Thursday, May 29, 2008

What's Going On With Oil

I've been a follower of The Oil Drum for a while now, and love to check in for their articles, or, the ones I understand, at any rate, as they have an uncommonly high signal-to-noise ratio. Today they have the most succinct and cogent explanation of the oil situation that I've ever seen.

Well worth looking at.

Wednesday, May 21, 2008

You can't soak the rich



There's a great editorial over at the Wall Street Journal (click image for link) about this guy named Kurt Hauser from San Francisco, who's demonstrated empirically that government receipts as a proportion of GDP are literally unaffected by income tax rates. One could only hope that the California electorate would start to pay attention and work on pro-business legislation instead of driving more of our companies over to Texas instead.
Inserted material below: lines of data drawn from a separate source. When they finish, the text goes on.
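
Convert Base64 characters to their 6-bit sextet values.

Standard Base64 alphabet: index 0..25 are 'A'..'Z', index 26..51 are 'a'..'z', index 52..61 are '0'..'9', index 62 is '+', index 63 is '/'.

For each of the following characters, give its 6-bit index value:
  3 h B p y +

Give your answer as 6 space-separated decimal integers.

'3': 0..9 range, 52 + ord('3') − ord('0') = 55
'h': a..z range, 26 + ord('h') − ord('a') = 33
'B': A..Z range, ord('B') − ord('A') = 1
'p': a..z range, 26 + ord('p') − ord('a') = 41
'y': a..z range, 26 + ord('y') − ord('a') = 50
'+': index 62

Answer: 55 33 1 41 50 62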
Sadly, it's not likely with the 'but it sounds good so it must be true' knee-jerk socialists that run the state. Can you believe these idiots want to add a VAT? It's no accident that the places in Europe that are kicking butt are the places growing their GDP (Ireland, Germany), not the ones that are confiscating as much as they possibly can (Spain, France, England). What I don't have a graph to show, though, is GDP-growth rate, which is affected by taxation -- ask Ireland how to benefit from a low flat tax.
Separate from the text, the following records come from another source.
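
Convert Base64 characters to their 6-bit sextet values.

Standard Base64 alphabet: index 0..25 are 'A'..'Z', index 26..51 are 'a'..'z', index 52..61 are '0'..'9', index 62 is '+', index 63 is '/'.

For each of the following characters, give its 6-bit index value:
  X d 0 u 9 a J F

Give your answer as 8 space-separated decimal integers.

'X': A..Z range, ord('X') − ord('A') = 23
'd': a..z range, 26 + ord('d') − ord('a') = 29
'0': 0..9 range, 52 + ord('0') − ord('0') = 52
'u': a..z range, 26 + ord('u') − ord('a') = 46
'9': 0..9 range, 52 + ord('9') − ord('0') = 61
'a': a..z range, 26 + ord('a') − ord('a') = 26
'J': A..Z range, ord('J') − ord('A') = 9
'F': A..Z range, ord('F') − ord('A') = 5

Answer: 23 29 52 46 61 26 9 5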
But no, the local idiots are going to try to soak the rich to cover the costs of CA's incessant borrowing. Oh, and they're also going to get out of debt by borrowing more!

Monday, May 12, 2008

Doom and Gloom! Whee!

I know everyone thinks that I'm the perennial financial doom-meister, and, although I think that recent history is actually backing me up, I'd still like to be thought of as kind of a sunny guy.
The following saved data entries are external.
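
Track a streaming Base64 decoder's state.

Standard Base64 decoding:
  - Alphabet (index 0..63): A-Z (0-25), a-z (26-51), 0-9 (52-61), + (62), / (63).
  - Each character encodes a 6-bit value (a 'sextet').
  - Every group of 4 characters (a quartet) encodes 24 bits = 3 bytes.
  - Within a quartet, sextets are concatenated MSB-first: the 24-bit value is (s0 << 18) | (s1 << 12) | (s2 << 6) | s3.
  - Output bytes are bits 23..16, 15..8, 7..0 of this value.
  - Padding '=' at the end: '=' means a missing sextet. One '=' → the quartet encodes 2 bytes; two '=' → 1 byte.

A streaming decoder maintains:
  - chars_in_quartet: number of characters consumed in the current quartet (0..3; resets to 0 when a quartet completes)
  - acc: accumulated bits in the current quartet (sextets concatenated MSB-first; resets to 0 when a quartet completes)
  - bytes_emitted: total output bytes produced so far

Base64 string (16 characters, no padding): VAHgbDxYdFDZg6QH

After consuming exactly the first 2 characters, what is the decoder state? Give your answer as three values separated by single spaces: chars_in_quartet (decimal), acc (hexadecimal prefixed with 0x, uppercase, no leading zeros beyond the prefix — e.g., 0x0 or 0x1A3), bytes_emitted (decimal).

Answer: 2 0x540 0

Derivation:
After char 0 ('V'=21): chars_in_quartet=1 acc=0x15 bytes_emitted=0
After char 1 ('A'=0): chars_in_quartet=2 acc=0x540 bytes_emitted=0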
...but then it's so hard when you see graphs like this:


When you look at this from a bank solvency perspective, you just gotta wonder how they're going to pay all this back. Or are they? Now that the Fed is even taking credit card debt as collateral1, maybe the plan is just to nationalize all the bad credit, which would be the bail-out of the millennium, and so far beyond the pale that the term "moral hazard" just doesn't work any more.

Students of American history might recognize a few of those "tiny" upward blips....

Yours,

Mr. Sunny Outlook Guy



1 Just because Congress said you can't wipe out credit-card debt via Chapter 11 doesn't mean these'll actually be worth anything in a high-foreclosure environment that actually makes Chapter 7 look like a better long-term deal for the debtor.

Thursday, May 08, 2008

Awwww!

I know that for a red-blooded American male I have an overgrown sense of cute, but this one tops it even for me. It seems that a fox cub was orphaned in Nizhni Novgorod. In order to save its life, they decided to ask one of the local mother cats to foster it, which it did....


... and as an aside, will someone please hurry up and domesticate foxen so I can have my kittendog?

Thursday, May 01, 2008

Red Belt

I just heard on NPR a (too-short) interview of my favorite actor, Chiwetel Ejiofor, who's in some kind of drama by David Mamut called "Red Belt". I'm not a Mamut fan, but if you're a fan of Ejiofor, you may want to check it out.

In case you're not familiar with him, he was the Operator in Serenity, the doctor in Dirty Pretty Things and the drag queen in Kinky Boots. Fan-f*cking-tastic actor of the minimalist variety.

Not being a Mamut fan, this'll be a renter for me, but I'll definitely be seeing it.